Speziell charismatische Arten werden dabei als Zierpflanze, Aquarienbewohner oder exotisches Haustier häufiger bewusst eingeschleppt als unscheinbare Spezies. Die Wissenschafter haben dabei den Begriff "Charisma" an Eigenschaften von Arten festgemacht, "die ihre 'Attraktivität' bzw. ihre 'ästhetische Wahrnehmung' durch den Menschen positiv beeinflussen", so Essl .

Das Problem dabei ist, dass die gesellschaftliche Akzeptanz von attraktiven gebietsfremden Arten höher ist als von unattraktiven Bioinvasoren. Das kann zu Problemen von Naturschutzmaßnahmen führen, die die Ausbreitung einer Art eindämmen sollen. Als Beispiel nennen die Wissenschafter das ursprünglich aus Nordamerika stammende Grauhörnchen, das nach Europa eingeschleppt wurde und hier das einheimische Eurasische Eichhörnchen zunehmend verdrängt.

Öffentliche Proteste gegen Bekämpfung

Die Krux ist, dass beide als charismatische Arten wahrgenommen werden. "Dies hat dazu geführt, dass die Bekämpfung des Grauhörnchens in einer frühen Phase der Einschleppung in Norditalien als Folge öffentlicher Proteste unterbunden wurde, so dass als Folge dieser Entscheidung nun längerfristig mit einer starken Ausbreitung und einer Verdrängung der Eichhörnchens zu rechnen ist", so Essl. Das Charisma der eingeschleppten Art habe somit starke Auswirkungen auf die gesetzten Maßnahmen, und damit auch gravierende Folgen für die verdrängte Art.

Bei Pflanzen nennt Essl Eigenschaften wie große attraktive Blüten, lange Blühdauer oder wohlriechenden Blütenduft, die geschätzt werden und die zum Charisma einer Art beitragen. Viele eingeführte Gartenpflanzen seien nach diesen Gesichtspunkten ausgewählt worden und hätte sich in vielen Fällen dann ausgebreitet. Als Beispiel nennt er bei uns invasive Pflanzen wie den Riesen-Bärenklau oder die Kanadische Goldrute.

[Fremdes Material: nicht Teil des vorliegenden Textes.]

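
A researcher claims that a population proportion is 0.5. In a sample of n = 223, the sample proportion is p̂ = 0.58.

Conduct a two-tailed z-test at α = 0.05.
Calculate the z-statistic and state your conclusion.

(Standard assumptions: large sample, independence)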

Unterschiedliche ethische Perspektiven

Jedenfalls könne es das Management von gebietsfremden Arten erheblich erschweren, wenn aufgrund eines schönen oder niedlichen Äußeres einer invasiven Art die öffentliche Unterstützung für Maßnahmen fehlt, betonen die Forscher. Es können dabei auch Konflikte aus der "offensichtlichen Unvereinbarkeit zweier unterschiedlicher ethischer Perspektiven entstehen: zwischen denen, die dem Schutz des Ökosystems oder der Erhaltung der heimischen Arten Priorität einräumen, und denjenigen, die sich um das Wohlergehen der betreffenden gebietsfremden Art sorgen", so Essls Kollege Bernd Lenzner. (red, APA, 6.4.2020)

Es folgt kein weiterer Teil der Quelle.